Risulta confermato, pertanto, che nei confronti di un partito politico non può sussistere una finalità di «ripristino dell’ordine economico» svolgendo gli stessi una attività di rilievo costituzionale. In particolare, nella relazione delle Commissioni permanenti, incaricate dell’analisi del decreto legislativo sulla responsabilità amministrativa (dlgs 231/01), si legge che «si è ritenuto di proporre l’estensione della disciplina da introdurre con il limite rappresentato dall’esclusione di quei soggetti che svolgono funzioni di rilievo costituzionale.
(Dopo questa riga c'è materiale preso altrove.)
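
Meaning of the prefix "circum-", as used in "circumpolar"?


Prefix: circum-
As in: circumpolar -> circum- + polar
Meaning = around


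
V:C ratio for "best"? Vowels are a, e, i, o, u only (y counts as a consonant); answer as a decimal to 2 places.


Word: "best"
Vowels (a,e,i,o,u): 1
Consonants: 3
Ratio = 1/3
= 0.33


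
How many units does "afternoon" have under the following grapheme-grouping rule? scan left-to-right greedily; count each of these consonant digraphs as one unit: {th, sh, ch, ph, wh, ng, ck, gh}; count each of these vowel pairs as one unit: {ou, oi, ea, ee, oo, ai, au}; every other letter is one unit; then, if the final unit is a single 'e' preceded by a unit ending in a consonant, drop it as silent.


Word: "afternoon" (9 letters)
Left-to-right scan:
  (1) 'a' (letter)
  (2) 'f' (letter)
  (3) 't' (letter)
  (4) 'e' (letter)
  (5) 'r' (letter)
  (6) 'n' (letter)
  (7) 'oo' (vowel-pair)
  (8) 'n' (letter)
Units from scan: 8
Sound units = 8 units


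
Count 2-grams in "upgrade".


Word: "upgrade" (length 7)
Number of 2-grams = length - 2 + 1 = 7 - 2 + 1
= 6


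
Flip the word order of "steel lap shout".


Original: "steel lap shout"
Words (1..n): steel | lap | shout
Reversed (n..1): shout | lap | steel
Result = "shout lap steel"


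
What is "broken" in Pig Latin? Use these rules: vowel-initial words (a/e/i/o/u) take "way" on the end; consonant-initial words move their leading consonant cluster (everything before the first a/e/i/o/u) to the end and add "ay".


Word: "broken"
Starts with consonant(s) → move to end, add 'ay'
Consonant cluster: "br"
Pig Latin = "okenbray"


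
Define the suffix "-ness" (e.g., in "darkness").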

Si pensi ai partiti politici, ai sindacati e così via, per i quali sarebbe stato davvero grave e difficile concepire l’applicazione di misure che possono giungere sino alla chiusura, alla sospensione od alla interdizione dall’attività».

(/…)Nella stessa ottica la relazione ministeriale al decreto legislativo, nell’esaminare i soggetti destinatari della normativa, ha riconosciuto che «le precise indicazioni della delega, fedelmente riprodotte nello schema del decreto legislativo, hanno indotto ad escludere gli enti che svolgono funzioni di rilievo costituzionale, dando cosi luogo ad una zona franca giustificabile alla luce delle delicate conseguenze che produrrebbe l’impatto, su questi soggetti, delle sanzioni interdittive previste dal nuovo impianto legislativo». Nel contempo, dal fatto che ai partiti politici non si applichi il dlgs 231/01 consegue che i partiti politici non possono mai, per nessun reato, essere destinatari di una confisca per equivalente.

In definitiva, ad oggi, le uniche forme di contribuzione possibili per i partiti sono rappresentate dai finanziamenti dei privati e dei parlamentari, simbolo di «un sistema fondato sulle libere scelte dei contribuenti, che attribuisce ai cittadini un ruolo centrale sul finanziamento dei partiti, attesa la loro natura di associazioni costituite per concorrere con metodo democratico a determinare le politiche nazionali, ai sensi dell’articolo 49 della Costituzione». Solo in questo modo viene assicurata l’effettività dell’articolo 49: da un lato, permettendo ai cittadini di contribuire all’attività politica; dall’altro assicurando ai partiti le risorse necessarie per garantire un’operatività tale da consentire l’esercizio delle loro funzioni costituzionali. Ne consegue l’illegittimità della richiesta di estensione del sequestro avanzata dal pubblico ministero.